March 2, 2021 11:34 am
In a previous Post, we described a segment of the hotel investment market that has been quite active, and that is, those cash flow offerings of $5MM and under. We further described what one might expect as one attempts to finance one of these assets, particularly those that cash flow and particularly in the Covid environment. We included a number of suggested steps in order to approach a lender for financing.
There is another subset of properties that fit into this price range that are much more challenging to finance and therefore to purchase. As was described in our earlier Post, there are not many hotel properties (that we have seen) that are unaffected by the impact of Covid 19 and some more than others. And, there is no doubt the market does feature motivated sellers and includes good properties that are temporarily distressed. In those instances where the property was producing nice enough numbers in 2019, but has been adversely affected in 2020, do present a definite challenge to finance. Distress in the marketplace has always attracted investors who wish to buy at distressed prices, and this current environment is no exception. So, finding such deals are not that hard, but finding that motivated seller and then getting the deals to the finish line is not so easy.
When we stand back and look at the overview of the financing climate, the increased difficulty in financing hospitality assets should not be a surprise. It has happened in every recession/downturn since the late 80’s. However, in this crisis, the flight from hospitality was much more sudden and widespread. Many of the community and regional banks have placed hospitality on hold, at least temporarily. For those banks/lenders still in the business of considering hospitality, at the above price point, SBA or USDA support is almost universally required, unless there is a significant increase in equity. As a side note, we have recently posted another brief article about the recent SBA benefits issued by the new stimulus package. From a financing standpoint, it has never been better to seek SBA financing than right now. The package includes 3 months of principal and interest payments made by SBA (capped at $9K/mo), and payment of the loan origination fees. There has never been a better time to finance using SBA support.
We have and are currently marketing a number of nice properties that have been affected by Covid, some to the extent that there is little net cash flow (to even service any new debt). It is obvious why this would be an issue with a lender. Furthermore, many of the buyers of these assets have the preconceived notion that one can still do an SBA loan for 15% down, even if the property is distressed. We just have not seen that case for over a year and don’t anticipate that we will for the foreseeable further. For this reason, the following represents a number of suggestions that you should consider as you contemplate buying a distressed asset.
- Be prepared to contribute more equity that you thought. In most cases usually 25%, but as much as 40 – 50%……it just depends on the level of distress and the risk tolerance of the lender.
- Be prepared to show other sources of income (cash flow), besides the hotel acquisition.
- Lenders will look hard at your “global” cash flow (from other hotel/businesses), and if you don’t have any other source of income, the task has become much more difficult.
- Be prepared with enough equity to have a cash reserve (perhaps 10 – 20%). Your lender will need to see a path to profitability, where you can work your magic, and your reserves will need to cover the time from acquisition until the time to stabilization. If you plan on spending every dime of your cash on the equity requirement, then the financing will be much harder because you can show no path to stabilization……there is no margin for error.
- As we mentioned in an earlier Post, be prepared to provide your personal tax returns, your ownership interests (including liabilities) and tax returns in other businesses, and a personal financial statement of you and any partners.
- Be prepared to provide a 3 – 5 year projection of income and expense, under your new ownership.
- If your projections include increased revenue, your projections should include precise steps on how you will accomplish the increase. Provide additional support for your assumptions, including STR data, historical income, and new sources of business.
- If your projections include decreasing a number of expense ratios, be prepared to provide specific steps you will take to reduce those ratios, including examples of operations from your own holdings, industry standards, and even doing some of the work yourself.

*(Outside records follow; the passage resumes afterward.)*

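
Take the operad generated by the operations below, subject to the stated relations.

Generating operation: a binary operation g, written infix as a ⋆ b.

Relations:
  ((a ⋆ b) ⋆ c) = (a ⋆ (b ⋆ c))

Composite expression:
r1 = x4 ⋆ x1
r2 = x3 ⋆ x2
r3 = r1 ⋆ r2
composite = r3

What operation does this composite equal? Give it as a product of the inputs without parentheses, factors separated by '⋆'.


Key point: g is associative — brackets drop, the x-order remains.
(x4 ⋆ x1) collapses to x4 ⋆ x1
(x3 ⋆ x2) collapses to x3 ⋆ x2
((x4 ⋆ x1) ⋆ (x3 ⋆ x2)) collapses to x4 ⋆ x1 ⋆ x3 ⋆ x2

x4 ⋆ x1 ⋆ x3 ⋆ x2


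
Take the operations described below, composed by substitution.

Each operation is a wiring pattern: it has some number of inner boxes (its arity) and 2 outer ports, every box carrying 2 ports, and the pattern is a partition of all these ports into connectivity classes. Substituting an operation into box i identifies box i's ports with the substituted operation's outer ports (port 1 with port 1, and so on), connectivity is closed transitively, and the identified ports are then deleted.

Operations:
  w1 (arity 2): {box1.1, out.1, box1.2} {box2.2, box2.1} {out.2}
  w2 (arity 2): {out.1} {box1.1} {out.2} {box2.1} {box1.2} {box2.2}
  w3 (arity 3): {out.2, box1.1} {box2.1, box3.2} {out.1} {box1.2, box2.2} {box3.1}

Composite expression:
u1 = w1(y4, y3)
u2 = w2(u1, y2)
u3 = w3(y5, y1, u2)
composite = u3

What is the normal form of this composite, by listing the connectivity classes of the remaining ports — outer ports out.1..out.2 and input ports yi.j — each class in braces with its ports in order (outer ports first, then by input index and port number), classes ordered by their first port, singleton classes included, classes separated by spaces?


Reachability decides: close wires over w3-identified ports.
w1 over (y4, y3) gives {out.1, y4.1, y4.2} {out.2} {y3.1, y3.2}, out.j being that stage's outer ports
w2 over (y4, y3, y2) gives {out.1} {out.2} {y2.1} {y2.2} {y3.1, y3.2} {y4.1, y4.2}, out.j being that stage's outer ports
w3 over (y5, y1, y4, y3, y2) gives {out.1} {out.2, y5.1} {y1.1} {y1.2, y5.2} {y2.1} {y2.2} {y3.1, y3.2} {y4.1, y4.2}, out.j being that stage's outer ports

{out.1} {out.2, y5.1} {y1.1} {y1.2, y5.2} {y2.1} {y2.2} {y3.1, y3.2} {y4.1, y4.2}


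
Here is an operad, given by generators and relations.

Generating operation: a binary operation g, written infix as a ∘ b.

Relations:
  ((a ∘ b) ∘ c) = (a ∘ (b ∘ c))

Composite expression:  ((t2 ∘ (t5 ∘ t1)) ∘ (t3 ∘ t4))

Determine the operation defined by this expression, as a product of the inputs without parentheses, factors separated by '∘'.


t2 ∘ t5 ∘ t1 ∘ t3 ∘ t4

The g-tree's shape is irrelevant; the t-reading-order decides.
(t5 ∘ t1) collapses to t5 ∘ t1
(t2 ∘ (t5 ∘ t1)) collapses to t2 ∘ t5 ∘ t1
(t3 ∘ t4) collapses to t3 ∘ t4
((t2 ∘ (t5 ∘ t1)) ∘ (t3 ∘ t4)) collapses to t2 ∘ t5 ∘ t1 ∘ t3 ∘ t4


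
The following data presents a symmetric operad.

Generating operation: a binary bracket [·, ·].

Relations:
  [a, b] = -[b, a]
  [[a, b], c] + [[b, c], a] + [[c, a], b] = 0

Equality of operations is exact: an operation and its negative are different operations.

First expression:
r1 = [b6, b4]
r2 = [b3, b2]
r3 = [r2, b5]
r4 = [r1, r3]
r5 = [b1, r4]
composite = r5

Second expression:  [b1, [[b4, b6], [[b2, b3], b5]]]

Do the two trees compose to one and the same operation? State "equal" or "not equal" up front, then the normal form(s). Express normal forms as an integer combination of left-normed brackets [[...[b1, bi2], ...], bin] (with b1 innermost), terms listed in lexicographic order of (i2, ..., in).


equal; both compose to -[[[[[b1, b2], b3], b5], b4], b6] + [[[[[b1, b2], b3], b5], b6], b4] + [[[[[b1, b3], b2], b5], b4], b6] - [[[[[b1, b3], b2], b5], b6], b4] + [[[[[b1, b4], b6], b2], b3], b5] - [[[[[b1, b4], b6], b3], b2], b5] - [[[[[b1, b4], b6], b5], b2], b3] + [[[[[b1, b4], b6], b5], b3], b2] + [[[[[b1, b5], b2], b3], b4], b6] - [[[[[b1, b5], b2], b3], b6], b4] - [[[[[b1, b5], b3], b2], b4], b6] + [[[[[b1, b5], b3], b2], b6], b4] - [[[[[b1, b6], b4], b2], b3], b5] + [[[[[b1, b6], b4], b3], b2], b5] + [[[[[b1, b6], b4], b5], b2], b3] - [[[[[b1, b6], b4], b5], b3], b2]

The first expression reduces to -[[[[[b1, b2], b3], b5], b4], b6] + [[[[[b1, b2], b3], b5], b6], b4] + [[[[[b1, b3], b2], b5], b4], b6] - [[[[[b1, b3], b2], b5], b6], b4] + [[[[[b1, b4], b6], b2], b3], b5] - [[[[[b1, b4], b6], b3], b2], b5] - [[[[[b1, b4], b6], b5], b2], b3] + [[[[[b1, b4], b6], b5], b3], b2] + [[[[[b1, b5], b2], b3], b4], b6] - [[[[[b1, b5], b2], b3], b6], b4] - [[[[[b1, b5], b3], b2], b4], b6] + [[[[[b1, b5], b3], b2], b6], b4] - [[[[[b1, b6], b4], b2], b3], b5] + [[[[[b1, b6], b4], b3], b2], b5] + [[[[[b1, b6], b4], b5], b2], b3] - [[[[[b1, b6], b4], b5], b3], b2]
The second expression reduces to -[[[[[b1, b2], b3], b5], b4], b6] + [[[[[b1, b2], b3], b5], b6], b4] + [[[[[b1, b3], b2], b5], b4], b6] - [[[[[b1, b3], b2], b5], b6], b4] + [[[[[b1, b4], b6], b2], b3], b5] - [[[[[b1, b4], b6], b3], b2], b5] - [[[[[b1, b4], b6], b5], b2], b3] + [[[[[b1, b4], b6], b5], b3], b2] + [[[[[b1, b5], b2], b3], b4], b6] - [[[[[b1, b5], b2], b3], b6], b4] - [[[[[b1, b5], b3], b2], b4], b6] + [[[[[b1, b5], b3], b2], b6], b4] - [[[[[b1, b6], b4], b2], b3], b5] + [[[[[b1, b6], b4], b3], b2], b5] + [[[[[b1, b6], b4], b5], b2], b3] - [[[[[b1, b6], b4], b5], b3], b2]
The forms coincide; equal.


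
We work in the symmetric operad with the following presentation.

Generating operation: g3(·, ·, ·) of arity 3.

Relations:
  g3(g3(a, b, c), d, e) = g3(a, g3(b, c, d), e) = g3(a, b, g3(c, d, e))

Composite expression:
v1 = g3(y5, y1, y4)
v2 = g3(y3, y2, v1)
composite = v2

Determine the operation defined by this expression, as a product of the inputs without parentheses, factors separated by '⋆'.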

- If you are considering a franchised hotel, you will need enough equity to satisfy the lender, but also pay any franchise fees and PIP related costs. Franchise or not, finding a property where one doesn’t need to spend anything after acquisition would be unusual, so be realistic on what you want to accomplish and the show the lender how you will pay for it. With the new stimulus, the SBA now pays for 3 months of the path to stabilization (with limits).
- As with any loan, debt coverage ratio (DCR) will be a ratio that the lender will consider in his evaluation. In the case of a distressed asset, DCR will represent the ratio of projected net income to projected debt service. Your projections should reflect a reasonable DCR.
- If you have local banking relationships, those are the ones to connect with first, especially if they have confidence in your operational expertise. Many of those lenders will say no to new hotel clients, but might say yes to an existing customer with a stellar track record.
Buying a distressed asset in distressed times can be challenging, but very rewarding. However, not everyone can pull it off. If you approach a lender with the foregoing points in place, then you have demonstrated a thoughtful plan and increased your chances of getting a deal to the finish line.